Review: Choosing Rest, by Sally Breedlove

Choosing Rest: Cultivating a Sunday Heart in a Monday World, by Sally Breedlove (NavPress, 2002)

If I could only have my Bible and, say, five other books, Choosing Rest would be on the list. I’ve read a lot of books that have impacted my life, but this is a keeper, a book for all seasons of life.

Sally Breedlove addresses many things that we all experience at one time or another, and invites us to allow them to become gateways to rest. She touches on hot spots like expectations (ours and others’), busyness, unforgiveness, heartaches, the shadow times in our lives, grumbling, fear, grief and depression.

In all these things, she points us back to the God who loves us. She reminds us that “…rest does not come after a long battle in which we manage to change or to conquer all the issues that keep our hearts in turmoil…it’s good to know that the heart rest God desires to give us is located in the midst of these very difficulties.” (p. 139)

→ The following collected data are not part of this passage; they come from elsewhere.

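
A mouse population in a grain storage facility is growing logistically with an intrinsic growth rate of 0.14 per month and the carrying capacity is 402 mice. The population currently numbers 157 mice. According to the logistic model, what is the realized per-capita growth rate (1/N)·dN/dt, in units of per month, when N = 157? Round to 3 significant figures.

0.0853 per month

(1/N)·dN/dt = r(1 − N/K) = 0.14 × (1 − 157/402).
= 0.14 × 0.60945 = 0.085323.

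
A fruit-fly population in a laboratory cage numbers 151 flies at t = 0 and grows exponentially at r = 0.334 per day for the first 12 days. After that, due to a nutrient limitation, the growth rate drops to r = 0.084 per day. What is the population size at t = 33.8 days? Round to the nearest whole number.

51869 flies

Phase 1: N(12) = 151·e^(0.334×12) = 151·e^4.008 = 8310.54.
Phase 2 runs for 33.8 − 12 = 21.8 days at r = 0.084.
N(33.8) = 8310.54·e^(0.084×21.8) = 8310.54·e^1.831 = 51869.2.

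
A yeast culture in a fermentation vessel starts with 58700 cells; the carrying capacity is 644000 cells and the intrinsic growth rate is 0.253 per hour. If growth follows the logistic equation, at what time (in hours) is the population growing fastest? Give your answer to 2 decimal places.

9.09 hours

Logistic growth is fastest at N = K/2 = 322000.
A = (K − N₀)/N₀ = 9.971. Set K/(1 + A·e^(−rt)) = K/2 → A·e^(−rt) = 1.
e^(−0.253t) = 1/9.971 = 0.10029, so t = ln(9.971)/0.253 = 2.2997/0.253 = 9.0897.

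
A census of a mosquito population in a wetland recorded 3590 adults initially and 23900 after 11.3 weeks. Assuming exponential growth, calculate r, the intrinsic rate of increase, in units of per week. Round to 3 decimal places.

From N(t) = N₀·e^(rt): e^(r·11.3) = 23900/3590 = 6.6574.
r·11.3 = ln(6.6574) = 1.8957, so r = 1.8957/11.3 = 0.16776.

0.168 per week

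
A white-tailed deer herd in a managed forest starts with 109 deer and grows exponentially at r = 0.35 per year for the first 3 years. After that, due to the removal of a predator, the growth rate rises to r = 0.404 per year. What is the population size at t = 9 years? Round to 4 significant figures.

Phase 1: N(3) = 109·e^(0.35×3) = 109·e^1.05 = 311.484.
Phase 2 runs for 9 − 3 = 6 years at r = 0.404.
N(9) = 311.484·e^(0.404×6) = 311.484·e^2.424 = 3516.94.

3517 deer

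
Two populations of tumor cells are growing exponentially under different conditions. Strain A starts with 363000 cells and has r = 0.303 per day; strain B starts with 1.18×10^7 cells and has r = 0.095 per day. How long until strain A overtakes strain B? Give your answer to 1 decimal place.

Set 363000·e^(0.303t) = 1.18×10^7·e^(0.095t).
e^((0.303 − 0.095)t) = 1.18×10^7/363000 → e^(0.208·t) = 32.507.
0.208·t = ln(32.507) = 3.4815, so t = 3.4815/0.208 = 16.738.

16.7 days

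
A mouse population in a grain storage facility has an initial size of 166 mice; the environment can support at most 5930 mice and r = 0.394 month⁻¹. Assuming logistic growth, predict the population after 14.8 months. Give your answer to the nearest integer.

5382 mice

A = (K − N₀)/N₀ = (5930 − 166)/166 = 34.723.
N(t) = K/(1 + A·e^(−rt)) = 5930/(1 + 34.723×e^(−0.394×14.8)).
e^(−5.831) = 0.0029346; denominator = 1 + 34.723×0.0029346 = 1.1019.
N = 5930/1.1019 = 5381.63.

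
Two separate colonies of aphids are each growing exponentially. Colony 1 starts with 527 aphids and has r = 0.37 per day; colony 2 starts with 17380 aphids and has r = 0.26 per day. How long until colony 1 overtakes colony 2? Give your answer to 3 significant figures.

31.8 days

Set 527·e^(0.37t) = 17380·e^(0.26t).
e^((0.37 − 0.26)t) = 17380/527 → e^(0.11·t) = 32.979.
0.11·t = ln(32.979) = 3.4959, so t = 3.4959/0.11 = 31.781.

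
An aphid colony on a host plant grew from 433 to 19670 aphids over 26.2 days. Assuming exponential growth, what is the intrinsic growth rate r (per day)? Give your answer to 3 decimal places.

0.146 per day

From N(t) = N₀·e^(rt): e^(r·26.2) = 19670/433 = 45.427.
r·26.2 = ln(45.427) = 3.8161, so r = 3.8161/26.2 = 0.14565.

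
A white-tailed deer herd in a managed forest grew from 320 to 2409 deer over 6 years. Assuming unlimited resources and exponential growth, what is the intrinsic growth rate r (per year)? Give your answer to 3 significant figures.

From N(t) = N₀·e^(rt): e^(r·6) = 2409/320 = 7.5281.
r·6 = ln(7.5281) = 2.0186, so r = 2.0186/6 = 0.33644.

0.336 per year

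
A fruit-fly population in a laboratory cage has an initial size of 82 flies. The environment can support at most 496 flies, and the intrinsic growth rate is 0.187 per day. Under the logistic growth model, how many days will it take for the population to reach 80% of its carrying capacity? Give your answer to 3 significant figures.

16.1 days

A = (K − N₀)/N₀ = (496 − 82)/82 = 5.0488.
Solve 496/(1 + 5.0488·e^(−0.187t)) = 396.8: 1 + 5.0488·e^(−0.187t) = 1.25, so e^(−0.187t) = 0.0495169.
−0.187·t = ln(0.0495169) = -3.0054, so t = 3.0054/0.187 = 16.072.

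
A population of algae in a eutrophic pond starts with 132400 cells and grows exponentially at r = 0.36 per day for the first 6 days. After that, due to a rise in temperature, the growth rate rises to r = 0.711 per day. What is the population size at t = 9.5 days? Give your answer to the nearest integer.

Phase 1: N(6) = 132400·e^(0.36×6) = 132400·e^2.16 = 1.148059×10^6.
Phase 2 runs for 9.5 − 6 = 3.5 days at r = 0.711.
N(9.5) = 1.148059×10^6·e^(0.711×3.5) = 1.148059×10^6·e^2.488 = 1.38263×10^7.

13826297 cells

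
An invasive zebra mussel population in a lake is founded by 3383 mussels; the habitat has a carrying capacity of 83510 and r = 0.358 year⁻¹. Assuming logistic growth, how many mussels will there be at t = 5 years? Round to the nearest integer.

16855 mussels

A = (K − N₀)/N₀ = (83510 − 3383)/3383 = 23.685.
N(t) = K/(1 + A·e^(−rt)) = 83510/(1 + 23.685×e^(−0.358×5)).
e^(−1.79) = 0.16696; denominator = 1 + 23.685×0.16696 = 4.9545.
N = 83510/4.9545 = 16855.4.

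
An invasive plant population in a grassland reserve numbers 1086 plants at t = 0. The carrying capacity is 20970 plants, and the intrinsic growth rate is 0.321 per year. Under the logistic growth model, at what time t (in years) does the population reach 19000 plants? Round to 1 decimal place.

16.1 years

A = (K − N₀)/N₀ = (20970 − 1086)/1086 = 18.309.
Solve 20970/(1 + 18.309·e^(−0.321t)) = 19000: 1 + 18.309·e^(−0.321t) = 1.1037, so e^(−0.321t) = 0.0056629.
−0.321·t = ln(0.0056629) = -5.1738, so t = 5.1738/0.321 = 16.118.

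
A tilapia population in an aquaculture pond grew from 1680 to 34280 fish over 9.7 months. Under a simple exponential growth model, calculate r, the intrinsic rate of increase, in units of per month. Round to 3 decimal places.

0.311 per month

From N(t) = N₀·e^(rt): e^(r·9.7) = 34280/1680 = 20.405.
r·9.7 = ln(20.405) = 3.0158, so r = 3.0158/9.7 = 0.3109.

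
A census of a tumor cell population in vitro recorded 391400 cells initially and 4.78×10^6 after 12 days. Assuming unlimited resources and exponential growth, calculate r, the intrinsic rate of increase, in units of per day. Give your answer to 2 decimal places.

From N(t) = N₀·e^(rt): e^(r·12) = 4.78×10^6/391400 = 12.213.
r·12 = ln(12.213) = 2.5025, so r = 2.5025/12 = 0.20854.

0.21 per day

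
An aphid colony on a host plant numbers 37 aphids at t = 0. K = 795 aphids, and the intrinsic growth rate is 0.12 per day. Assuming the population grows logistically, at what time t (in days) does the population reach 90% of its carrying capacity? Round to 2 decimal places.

A = (K − N₀)/N₀ = (795 − 37)/37 = 20.486.
Solve 795/(1 + 20.486·e^(−0.12t)) = 715.5: 1 + 20.486·e^(−0.12t) = 1.1111, so e^(−0.12t) = 0.00542363.
−0.12·t = ln(0.00542363) = -5.217, so t = 5.217/0.12 = 43.475.

43.47 days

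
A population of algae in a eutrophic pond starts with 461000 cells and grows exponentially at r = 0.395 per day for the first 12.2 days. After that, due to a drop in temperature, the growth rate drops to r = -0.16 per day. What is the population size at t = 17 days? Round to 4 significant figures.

26490000 cells

Phase 1: N(12.2) = 461000·e^(0.395×12.2) = 461000·e^4.819 = 5.709079×10^7.
Phase 2 runs for 17 − 12.2 = 4.8 days at r = -0.16.
N(17) = 5.709079×10^7·e^(-0.16×4.8) = 5.709079×10^7·e^-0.768 = 2.64867×10^7.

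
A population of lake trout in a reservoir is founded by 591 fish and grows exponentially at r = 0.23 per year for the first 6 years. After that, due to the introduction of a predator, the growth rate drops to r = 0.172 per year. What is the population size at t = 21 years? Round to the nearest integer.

31002 fish

Phase 1: N(6) = 591·e^(0.23×6) = 591·e^1.38 = 2349.17.
Phase 2 runs for 21 − 6 = 15 years at r = 0.172.
N(21) = 2349.17·e^(0.172×15) = 2349.17·e^2.58 = 31002.3.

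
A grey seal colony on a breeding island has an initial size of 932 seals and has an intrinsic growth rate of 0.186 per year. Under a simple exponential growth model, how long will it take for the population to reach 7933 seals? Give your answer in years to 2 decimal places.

Set N₀·e^(rt) = 7933: e^(0.186·t) = 7933/932 = 8.5118.
0.186·t = ln(8.5118) = 2.1415, so t = 2.1415/0.186 = 11.513.

11.51 years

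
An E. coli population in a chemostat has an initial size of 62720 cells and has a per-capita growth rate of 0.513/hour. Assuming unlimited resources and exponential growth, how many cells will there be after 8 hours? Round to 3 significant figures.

3800000 cells

N(t) = N₀·e^(rt) = 62720 × e^(0.513×8) = 62720 × e^4.104.
e^4.104 ≈ 60.582, so N ≈ 62720 × 60.582 = 3.799711×10^6.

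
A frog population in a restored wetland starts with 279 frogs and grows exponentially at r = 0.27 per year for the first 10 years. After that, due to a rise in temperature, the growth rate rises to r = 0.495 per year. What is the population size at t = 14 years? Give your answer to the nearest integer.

30068 frogs

Phase 1: N(10) = 279·e^(0.27×10) = 279·e^2.7 = 4151.45.
Phase 2 runs for 14 − 10 = 4 years at r = 0.495.
N(14) = 4151.45·e^(0.495×4) = 4151.45·e^1.98 = 30067.9.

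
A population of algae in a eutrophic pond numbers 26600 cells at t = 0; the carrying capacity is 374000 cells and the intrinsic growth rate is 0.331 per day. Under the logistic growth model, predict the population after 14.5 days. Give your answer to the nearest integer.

337687 cells

A = (K − N₀)/N₀ = (374000 − 26600)/26600 = 13.06.
N(t) = K/(1 + A·e^(−rt)) = 374000/(1 + 13.06×e^(−0.331×14.5)).
e^(−4.8) = 0.0082339; denominator = 1 + 13.06×0.0082339 = 1.1075.
N = 374000/1.1075 = 337687.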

Choosing Rest is a book for people in their everyday struggles, not just for people in crisis. In fact, it’s better to read it and begin to learn before the crisis hits. This book is filled with sound, basic teaching, pulled together with honest, open writing and personal examples that show us we’re not alone…and give us hope of entering that rest of heart that we long for.

I originally wrote this review a few years ago, and it looks like I’ll have to buy a new copy of the book to re-read it. I lent my original one to a number of friends, and one of them apparently felt the need to keep it. Click here to read a sample chapter of Choosing Rest.

Author and speaker Sally Breedlove is also co-author of The Shame Exchange with Steve Breedlove and Ralph & Jennifer Ennis (NavPress, 2009). From Sally’s website:

This book will help you understand the origins of shame, and it will help expose the unhelpful ways we deal with shame’s power. But more than just diagnosing the problem The Shame Exchange gives a Biblical perspective on how you can face shame and through it discover a door into the deep mercy and love of God that leads to freedom.

Sounds like a book that far too many of us could benefit from!